Genomics & Competitive Moat

  • Question: How does Suraksha differentiate from national players like Dr. Lal/Metropolis in genomics? (Akash, Investec)
  • Answer: Diagnostics is a regional business; Suraksha offers the lowest Turnaround Time (TAT) for Eastern India as the only complete local lab. The team includes global authorities like Dr. Geetashree and Dr. Asima Mukhopadhyay, ensuring high-end clinical validation (Dr. Somnath Chatterjee).

Expansion & Margins

  • Question: Will we see a slowdown in margins due to new center ramp-ups? (Akash, Investec)
  • Answer: Scale is the current priority.
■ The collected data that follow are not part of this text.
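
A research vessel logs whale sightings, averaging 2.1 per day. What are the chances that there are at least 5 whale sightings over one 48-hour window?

Over the interval, μ = 2.1 × 2 = 4.2 (a 48-hour window = 2 days).
P(N ≥ 5) = 1 − P(N ≤ 4) = 1 − Σ_{j=0}^{4} e^(−μ) μ^j/j! ≈ 0.4102.

0.4102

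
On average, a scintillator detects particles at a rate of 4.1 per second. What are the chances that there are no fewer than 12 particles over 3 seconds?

0.5722

Over the interval, μ = 4.1 × 3 = 12.3 (3 seconds).
P(N ≥ 12) = 1 − P(N ≤ 11) = 1 − Σ_{j=0}^{11} e^(−μ) μ^j/j! ≈ 0.5722.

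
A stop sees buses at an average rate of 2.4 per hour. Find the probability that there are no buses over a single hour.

0.0907

With mean μ = 2.4 per hour,
P(N = 0) = e^(−μ) μ^0/0! = e^(−2.4) · 2.4^0/1 ≈ 0.0907.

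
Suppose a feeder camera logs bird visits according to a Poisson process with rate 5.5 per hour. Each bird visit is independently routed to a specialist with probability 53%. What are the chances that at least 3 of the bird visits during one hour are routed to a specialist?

Thinning: the bird visits that are routed to a specialist themselves form a Poisson process with rate 0.53 × 5.5 = 2.915 per hour.
So μ = 2.915.
P(N ≥ 3) = 1 − P(N ≤ 2) ≈ 0.5575.

0.5575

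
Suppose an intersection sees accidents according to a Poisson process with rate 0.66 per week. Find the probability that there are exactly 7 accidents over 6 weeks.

0.0578

Over the interval, μ = 0.66 × 6 = 3.96 (6 weeks).
P(N = 7) = e^(−μ) μ^7/7! = e^(−3.96) · 3.96^7/5040 ≈ 0.0578.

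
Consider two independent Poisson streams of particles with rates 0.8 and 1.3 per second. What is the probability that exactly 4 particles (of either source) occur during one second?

0.0992

Independent Poisson processes superpose: combined rate λ = 0.8 + 1.3 = 2.1 per second.
So μ = 2.1.
P(N = 4) = e^(−2.1) · 2.1^4/4! ≈ 0.0992.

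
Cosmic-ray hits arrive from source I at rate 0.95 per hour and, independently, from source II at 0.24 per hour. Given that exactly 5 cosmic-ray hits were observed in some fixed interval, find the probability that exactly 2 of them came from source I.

Given the total, each event is independently from source I with probability p = λ_I/(λ_I+λ_II) = 0.95/1.19 ≈ 0.7983.
So K ~ Binomial(5, 0.95/1.19): P(K = 2) = C(5,2) · (0.95/1.19)^2 · (0.24/1.19)^3 ≈ 0.0523.

0.0523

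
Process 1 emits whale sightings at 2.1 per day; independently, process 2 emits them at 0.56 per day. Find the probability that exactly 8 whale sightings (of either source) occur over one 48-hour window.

Independent Poisson processes superpose: combined rate λ = 2.1 + 0.56 = 2.66 per day.
Over the interval, μ = 2.66 × 2 = 5.32 (a 48-hour window = 2 days).
P(N = 8) = e^(−5.32) · 5.32^8/8! ≈ 0.0779.

0.0779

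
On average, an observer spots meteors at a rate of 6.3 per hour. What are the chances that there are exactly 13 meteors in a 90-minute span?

Over the interval, μ = 6.3 × 1.5 = 9.45 (a 90-minute span = 1.5 hours).
P(N = 13) = e^(−μ) μ^13/13! = e^(−9.45) · 9.45^13/6227020800 ≈ 0.0606.

0.0606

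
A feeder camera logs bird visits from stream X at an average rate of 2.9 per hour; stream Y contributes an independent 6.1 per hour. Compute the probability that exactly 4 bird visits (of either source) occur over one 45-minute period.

0.1013

Independent Poisson processes superpose: combined rate λ = 2.9 + 6.1 = 9 per hour.
Over the interval, μ = 9 × 0.75 = 6.75 (a 45-minute period = 0.75 hours).
P(N = 4) = e^(−6.75) · 6.75^4/4! ≈ 0.1013.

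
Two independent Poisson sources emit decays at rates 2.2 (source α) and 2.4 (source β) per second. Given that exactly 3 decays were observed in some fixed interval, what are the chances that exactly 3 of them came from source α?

0.1094

Given the total, each event is independently from source α with probability p = λ_α/(λ_α+λ_β) = 2.2/4.6 ≈ 0.4783.
So K ~ Binomial(3, 2.2/4.6): P(K = 3) = C(3,3) · (2.2/4.6)^3 · (2.4/4.6)^0 ≈ 0.1094.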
While margins may end around 32% for FY26 due to pre-operative costs, they will automatically expand by Q3 FY27 through economies of scale (Ritu Mittal).

PPP Strategy

  • Question: What is the strategy for Public-Private Partnership (PPP) centers? (Siddhant, Tusk Investment)
  • Answer: We do not actively chase PPPs as they are low-margin and have receivable issues. We prioritize standard retail centers, though we occasionally take PPP projects if strategically necessary (Ritu Mittal).

Pricing Power

  • Question: Are you planning a general price hike to improve margins? (Keshav, Yashwi Securities)
  • Answer: There is no plan for a table-wide price hike. Growth in Revenue per Patient will be driven by introducing high-priced specialized tests rather than raising prices on routine tests (Niren Kaul).

Key Takeaway

Suraksha Diagnostic delivered a strong Q3 FY26 with 30.3% revenue growth, reaching ₹78.31 crores, underpinned by a 23% increase in patient volumes. While aggressive network expansion (12 centers added in 9M) caused a temporary EBITDA margin compression to 30.6% due to ₹2 crores in initial operating losses, the core 42 mature centers maintain healthy mid-30s margins. Strategically, the company is pivoting toward high-value genomics (Suraksha Sutra) and digital pathology to combat commoditization, with genomics already contributing ₹2.1 million monthly. Management remains committed to a scale-first approach, targeting 100 centers by FY28 and a ₹70 crore annual capex. Despite seasonal weakness in Q3 and initial cost drags, the company expects margin recovery by late FY27 as new facilities mature and AI-driven efficiencies in radiology take effect.